The overall conclusion from this and other messages (Google Pixel, OpenAI, and Salesforce) is that viewers were a bit more interested in “practical tech.”

Health-focused advertising also did well in this Super Bowl -- for new GLP-1 drugs from Hims & Hers (7.7x) and water/sparkling water brands Liquid Death (8.0x), Poppi (5.5x), and Cirkul (6.6x).

But what about those celebrity-focused, fun and entertaining spots? Just one made it onto the list of the ten best engagement producing Super Bowl spots -- the storybook theme/high action shot featuring Glen Powell for truckmaker RAM. This spot got to a 8.5x engagement score, scoring second place.

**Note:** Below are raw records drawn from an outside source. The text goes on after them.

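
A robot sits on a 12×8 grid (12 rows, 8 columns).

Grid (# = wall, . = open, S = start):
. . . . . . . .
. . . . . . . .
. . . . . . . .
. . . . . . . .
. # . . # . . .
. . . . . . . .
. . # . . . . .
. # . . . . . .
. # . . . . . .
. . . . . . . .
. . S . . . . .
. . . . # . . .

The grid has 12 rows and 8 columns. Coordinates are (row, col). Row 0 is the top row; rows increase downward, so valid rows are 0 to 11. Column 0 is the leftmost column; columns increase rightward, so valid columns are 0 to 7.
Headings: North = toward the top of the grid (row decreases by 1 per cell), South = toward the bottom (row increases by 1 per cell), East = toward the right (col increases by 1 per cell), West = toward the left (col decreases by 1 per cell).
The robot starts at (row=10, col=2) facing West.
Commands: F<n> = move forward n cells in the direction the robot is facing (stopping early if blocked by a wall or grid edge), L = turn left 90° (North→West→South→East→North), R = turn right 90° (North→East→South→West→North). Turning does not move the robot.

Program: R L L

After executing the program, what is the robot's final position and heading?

Start: (row=10, col=2), facing West
  R: turn right, now facing North
  L: turn left, now facing West
  L: turn left, now facing South
Final: (row=10, col=2), facing South

Answer: Final position: (row=10, col=2), facing South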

Looking at the broader picture, another platform -- creative effectiveness platform DAIVID -- says the overall ads in this year’s Super Bowl were “the least effective in five years. A combined effectiveness: attention, emotions and memory metric hit an average 6.2 score out of 10, the lowest average since 2020.

In addition, the average ad generated the lowest positive emotion score in two years -- 47.4% of viewers.

So from all of this are viewers finally jaded to the point that those big entertaining, funny, loud rock-'n-roll soundtrack Super Bowl messages -- tuning them out when they come on during the big game?

From a more practical point of advertising impact -- at $8 million for a 30-second commercial or more for next year's event, creative minds may just think to go in another direction.

Maybe they will lower the volume and spark, or at make a simple offer everyone can understand -- free stuff.